Tip: develop pain-scale system to use with first time partners. What is a ten? What is a five? What number would be your max for the scene?
  • What kinds of pain do you like? (Thuddy, stingy, scratchy, hot, cold, pinchy, bitey?)
  • How do you warm up?
  • What toys can I use?

Marks
  • Can I leave marks?
  • If so, where is ok?
  • How long can they last?

Soft Limits
  • What types of play would you like me to check in about mid-scene?
  • What types of play could be brought up depending on how the scene goes?

Hard Limits
  • What types of play do you absolutely not want to do now or possibly ever?

Sub Space
  • Do you go into subspace?
  • Do you anticipate going into subspace?
  • What should I do if you go into subspace?
  • What is your communication like in subspace?
  • If you start crying, what should I do? (Or, shaking, inability to stand, talk).

Aftercare
  • What kind of aftercare do you need? (Cuddles vs. space, food and water, blanket, discussion, decompress)
  • Will you need transportation somewhere after?
  • What kinds of interaction do you need in days to come? (Check in, privacy, space, photos of marks)

Short Hand Negotiation Checklist for Ongoing Partners

Use this if you've already played with someone a few times.

State of Mind
  • How are you today?
  • How do you feel about playing with me today?
  • Are you happy and in a good mental space to play today?
  • Have you ingested any drugs and/or alcohol and/or any other mind altering substances?

Time Constraints
  • How long are you imagining this scene will go?
  • Do you have any time constraints?

Safewords
  • Check in about safewords

Physical condition
  • Do you have any injuries or physical limitations that I should be aware of?
  • Are you on any medications that I need to be aware of (ones you have to take soon?
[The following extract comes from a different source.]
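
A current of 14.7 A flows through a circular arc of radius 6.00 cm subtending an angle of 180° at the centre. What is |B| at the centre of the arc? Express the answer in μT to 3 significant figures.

The Biot–Savart field of a circular arc at its centre is B = μ₀Iφ/(4πR), with φ = 3.142 rad.
B = (4π×10⁻⁷ × 14.7 × 3.142) / (4π × 0.06) = 7.70×10⁻⁵ T.

B ≈ 77.0 μT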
Blood-thinners?)

Clothing
  • What clothing needs to remain on?
  • What clothing needs to remain intact?

Physical contact
  • What are you comfortable with for this scene?

Sexuality
  • What are you comfortable with for this scene?
  • What does sexuality mean to you?

Specific play
  • What kind of play are you looking for today?
  • What are you interested in doing?
  • Interested in pain play?
  • Thuddy or stingy? (Impact, Bondage, Hypnosis, Sensation, Role Playing?)
  • What role would you like? (Top, bottom, Dom, sub, Inspector, puppy, Professor Snape)

Limits
  • What are you not interested in for the night?
  • What might you be interested in?

Sub Space
  • Do you think you'll go into space in this environment?

Aftercare
  • What kind of aftercare do you need? (Cuddles vs. space, food and water, blanket, discussion, decompress)
  • Will you need transportation somewhere after?
  • What kinds of interaction do you need in days to come? (Check in, privacy, space, photos of marks)

Note:
If you're playing with someone for the first time, it's always a good idea to make sure you have a buddy in the space, and/or make sure your partner has an emergency contact number for you.